What do you enjoy about your role? 

Meeting new people, whether colleagues or patients. But I find I enjoy it the most when I am involved in audits or quality improvement projects because it makes me feel like I am contributing to improving services and making a difference to not only patients experiences but to the NHS as well. 

How has the COVID-19 outbreak changed the way you work?  

Covid-19 has had an impact in the way the department is run and what services are being provided, with the biggest challenges being keeping up-to-date with new information, and new systems being put in place, as they’re ever changing. Additionally, as I also suffer with Crohn’s Disease it has made me extra cautious in the way I approach patients, ensuring I have the appropriate PPE and wash my hands and clean the room/equipment thoroughly before the next use. I don’t think it’s changed the way I interact with patients, as I still do my best to provide them with the best type of care they deserve as well as being friendly with them, despite it being hard for them not to see you smile because of the face mask. 

What is the biggest challenge about this new way of working, and what has helped overcome this?  

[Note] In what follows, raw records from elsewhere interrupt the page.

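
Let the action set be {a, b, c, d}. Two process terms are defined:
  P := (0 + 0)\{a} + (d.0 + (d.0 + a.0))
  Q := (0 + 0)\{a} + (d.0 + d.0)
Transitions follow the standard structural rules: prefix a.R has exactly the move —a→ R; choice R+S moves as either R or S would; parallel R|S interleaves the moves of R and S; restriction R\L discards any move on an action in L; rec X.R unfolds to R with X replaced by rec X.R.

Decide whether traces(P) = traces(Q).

traces(P) ≠ traces(Q) — witness ⟨a⟩

LTS(P): 2 reachable states
  s0 = (0 + 0)\{a} + (d.0 + (d.0 + a.0)) has moves -a-> s1, -d-> s1
  s1 = 0 has moves (no moves)
LTS(Q): 2 reachable states
  t0 = (0 + 0)\{a} + (d.0 + d.0) has moves -d-> t1
  t1 = 0 has moves (no moves)
Run σ = ⟨a⟩ on P: start {s0}
  [1] a ⇒ {s1}
  — P admits the full trace.
Run σ = ⟨a⟩ on Q: start {t0}
  [1] a ⇒ ∅  — Q cannot continue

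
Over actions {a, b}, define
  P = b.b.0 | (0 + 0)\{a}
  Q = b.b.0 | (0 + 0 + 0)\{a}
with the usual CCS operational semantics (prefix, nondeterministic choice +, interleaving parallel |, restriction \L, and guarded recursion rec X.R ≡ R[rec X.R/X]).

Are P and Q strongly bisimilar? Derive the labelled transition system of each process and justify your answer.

P ~ Q

P's transition system — 3 states:
  p0 = b.b.0 | (0 + 0)\{a} → --b--▸ p1
  p1 = b.0 | (0 + 0)\{a} → --b--▸ p2
  p2 = 0 | (0 + 0)\{a} → (no moves)
Q's transition system — 3 states:
  q0 = b.b.0 | (0 + 0 + 0)\{a} → --b--▸ q1
  q1 = b.0 | (0 + 0 + 0)\{a} → --b--▸ q2
  q2 = 0 | (0 + 0 + 0)\{a} → (no moves)
Bisimilarity quotient blocks:
  B0 = {p0, q0}
  B1 = {p1, q1}
  B2 = {p2, q2}
p0 ∈ B0, q0 ∈ B0 → same block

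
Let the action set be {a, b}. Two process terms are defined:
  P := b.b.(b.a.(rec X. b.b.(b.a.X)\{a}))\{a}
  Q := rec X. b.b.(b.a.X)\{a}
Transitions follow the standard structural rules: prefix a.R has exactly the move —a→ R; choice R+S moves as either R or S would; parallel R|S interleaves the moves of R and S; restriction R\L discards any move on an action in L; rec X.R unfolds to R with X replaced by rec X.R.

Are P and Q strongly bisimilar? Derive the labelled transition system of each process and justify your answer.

YES

P's transition system — 4 states:
  s0 = b.b.(b.a.(rec X. b.b.(b.a.X)\{a}))\{a} | —b→ s1
  s1 = b.(b.a.(rec X. b.b.(b.a.X)\{a}))\{a} | —b→ s2
  s2 = (b.a.(rec X. b.b.(b.a.X)\{a}))\{a} | —b→ s3
  s3 = (a.(rec X. b.b.(b.a.X)\{a}))\{a} | stopped
Q's transition system — 4 states:
  t0 = rec X. b.b.(b.a.X)\{a} | —b→ t1
  t1 = b.(b.a.(rec X. b.b.(b.a.X)\{a}))\{a} | —b→ t2
  t2 = (b.a.(rec X. b.b.(b.a.X)\{a}))\{a} | —b→ t3
  t3 = (a.(rec X. b.b.(b.a.X)\{a}))\{a} | stopped
Bisimilarity quotient blocks:
  B0 = {s0, t0}
  B1 = {s1, t1}
  B2 = {s2, t2}
  B3 = {s3, t3}
s0 ∈ B0, t0 ∈ B0 → same block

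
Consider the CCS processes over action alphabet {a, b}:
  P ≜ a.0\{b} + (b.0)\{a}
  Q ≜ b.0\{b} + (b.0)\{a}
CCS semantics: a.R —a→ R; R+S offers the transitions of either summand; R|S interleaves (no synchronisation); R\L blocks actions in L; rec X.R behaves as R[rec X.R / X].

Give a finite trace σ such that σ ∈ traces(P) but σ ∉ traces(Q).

a

LTS(P): 3 reachable states
  m0 = a.0\{b} + (b.0)\{a} :: ··a··> m1, ··b··> m2
  m1 = 0\{b} :: stopped
  m2 = 0\{a} :: stopped
LTS(Q): 3 reachable states
  n0 = b.0\{b} + (b.0)\{a} :: ··b··> n1, ··b··> n2
  n1 = 0\{a} :: stopped
  n2 = 0\{b} :: stopped
Run σ = ⟨a⟩ on P: start {m0}
  step 1 (a): {m1}
  — P admits the full trace.
Run σ = ⟨a⟩ on Q: start {n0}
  step 1 (a): ∅  — Q cannot continue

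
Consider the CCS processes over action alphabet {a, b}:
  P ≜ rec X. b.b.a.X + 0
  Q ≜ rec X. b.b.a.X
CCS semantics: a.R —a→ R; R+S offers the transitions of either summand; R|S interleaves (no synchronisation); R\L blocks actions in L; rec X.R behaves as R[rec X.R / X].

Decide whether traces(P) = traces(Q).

Reachable graph of P (3 states):
  p0 = rec X. b.b.a.X + 0 → --b--▸ p1
  p1 = b.a.(rec X. b.b.a.X + 0) → --b--▸ p2
  p2 = a.(rec X. b.b.a.X + 0) → --a--▸ p0
Reachable graph of Q (3 states):
  q0 = rec X. b.b.a.X → --b--▸ q1
  q1 = b.a.(rec X. b.b.a.X) → --b--▸ q2
  q2 = a.(rec X. b.b.a.X) → --a--▸ q0
Partition-refinement fixed point:
  B0 = {p0, q0}
  B1 = {p1, q1}
  B2 = {p2, q2}
p0 ∈ B0, q0 ∈ B0 → same block
Bisimilar ⇒ trace-equivalent.

traces(P) = traces(Q)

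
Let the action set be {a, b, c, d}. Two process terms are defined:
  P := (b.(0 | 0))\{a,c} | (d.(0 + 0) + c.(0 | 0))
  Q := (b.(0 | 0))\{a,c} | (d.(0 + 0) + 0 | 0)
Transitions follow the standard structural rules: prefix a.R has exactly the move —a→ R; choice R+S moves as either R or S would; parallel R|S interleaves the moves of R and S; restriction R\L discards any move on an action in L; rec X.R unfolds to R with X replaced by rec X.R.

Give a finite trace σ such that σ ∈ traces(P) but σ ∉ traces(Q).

LTS(P): 6 reachable states
  s0 = (b.(0 | 0))\{a,c} | (d.(0 + 0) + c.(0 | 0)) :: ··b··> s1, ··c··> s2, ··d··> s3
  s1 = (0 | 0)\{a,c} | (d.(0 + 0) + c.(0 | 0)) :: ··c··> s4, ··d··> s5
  s2 = (b.(0 | 0))\{a,c} | (0 | 0) :: ··b··> s4
  s3 = (b.(0 | 0))\{a,c} | (0 + 0) :: ··b··> s5
  s4 = (0 | 0)\{a,c} | (0 | 0) :: deadlocked
  s5 = (0 | 0)\{a,c} | (0 + 0) :: deadlocked
LTS(Q): 4 reachable states
  t0 = (b.(0 | 0))\{a,c} | (d.(0 + 0) + 0 | 0) :: ··b··> t1, ··d··> t2
  t1 = (0 | 0)\{a,c} | (d.(0 + 0) + 0 | 0) :: ··d··> t3
  t2 = (b.(0 | 0))\{a,c} | (0 + 0) :: ··b··> t3
  t3 = (0 | 0)\{a,c} | (0 + 0) :: deadlocked
Trace ⟨c⟩ through P, begin at {s0}:
  step 1 (c): {s2}
  ✓ P
Trace ⟨c⟩ through Q, begin at {t0}:
  step 1 (c): ∅ (Q stuck)

c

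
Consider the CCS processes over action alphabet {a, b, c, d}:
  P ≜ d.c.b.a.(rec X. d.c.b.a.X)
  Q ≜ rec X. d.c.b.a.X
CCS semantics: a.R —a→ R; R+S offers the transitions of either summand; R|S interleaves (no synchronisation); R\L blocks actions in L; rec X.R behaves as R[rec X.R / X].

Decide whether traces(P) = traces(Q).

YES

Reachable graph of P (5 states):
  m0 = d.c.b.a.(rec X. d.c.b.a.X) → ··d··> m1
  m1 = c.b.a.(rec X. d.c.b.a.X) → ··c··> m2
  m2 = b.a.(rec X. d.c.b.a.X) → ··b··> m3
  m3 = a.(rec X. d.c.b.a.X) → ··a··> m4
  m4 = rec X. d.c.b.a.X → ··d··> m1
Reachable graph of Q (4 states):
  n0 = rec X. d.c.b.a.X → ··d··> n1
  n1 = c.b.a.(rec X. d.c.b.a.X) → ··c··> n2
  n2 = b.a.(rec X. d.c.b.a.X) → ··b··> n3
  n3 = a.(rec X. d.c.b.a.X) → ··a··> n0
Partition-refinement fixed point:
  B0 = {m0, m4, n0}
  B1 = {m1, n1}
  B2 = {m2, n2}
  B3 = {m3, n3}
m0 ∈ B0, n0 ∈ B0 → same block
Bisimilar ⇒ trace-equivalent.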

I think the biggest challenge is the fear of the unknown. There is some anxiety that every patient you meet could be asymptomatic and a potential COVID-19 carrier and so one of the ways to help ease that anxiety is doing your best to follow the infection control guidelines that are in place already such as washing hands and maintaining social distancing as best as possible. I think the way in which everyone in the department is supporting each other is making such a huge difference. It can get overwhelming sometimes working in healthcare but knowing your colleagues are there to support you makes a huge difference. 

How are you working to tackle the outbreak in your role?  

With every patient I encounter, I ensure I am wearing the appropriate PPE for my own safety as well as the safety of my patients. I think one of the important things we can do as healthcare professionals is ‘put on a brave face’ for the patients we do see. Most of them that need their imaging are often scared and so showing them that we are taking this seriously, and ensuring their safety is put first, can be reassuring for them. 

How did the experience and skills gained at St George’s help prepare you for the current situation?  

I think one of the greatest things about St George’s is the placements you go on. They provide you with variety in terms of equipment used and workload experienced. It makes you quickly adaptable to ever changing environments which is such an important trait to have in radiography especially now during this COVID-19 situation. 

What helps you stay positive during this challenging time? 

Support from family and friends really helps, especially when they check in on your day at work. It can be hard to switch off when you get home after a challenging day at the hospital, but it helps when your friends and family talk to you about non-Covid topics. This helps brings a bit of normality to your life, even just briefly. 

Do you have any advice or a message to others working on the front line to keep the public safe?  

Everyone on the frontline is doing such a fantastic job and aside from saying keep it up, I hope all my NHS and frontline colleagues stay safe. The things we see and go through are never easy and it can feel relentless at times so remember it’s OK not to be OK and it’s important to talk about it for your own mental health.  

What advice would you give to current students who may be about to enter the workplace, or are volunteering, during the outbreak? 

Remember to look after yourself. If there is something you feel uncomfortable about doing or not fully trained to do speak up. Your safety is also a priority and the last thing you want to do is put yourself in danger or in a difficult situation that you haven’t been properly trained/prepared for especially when patient safety could be compromised.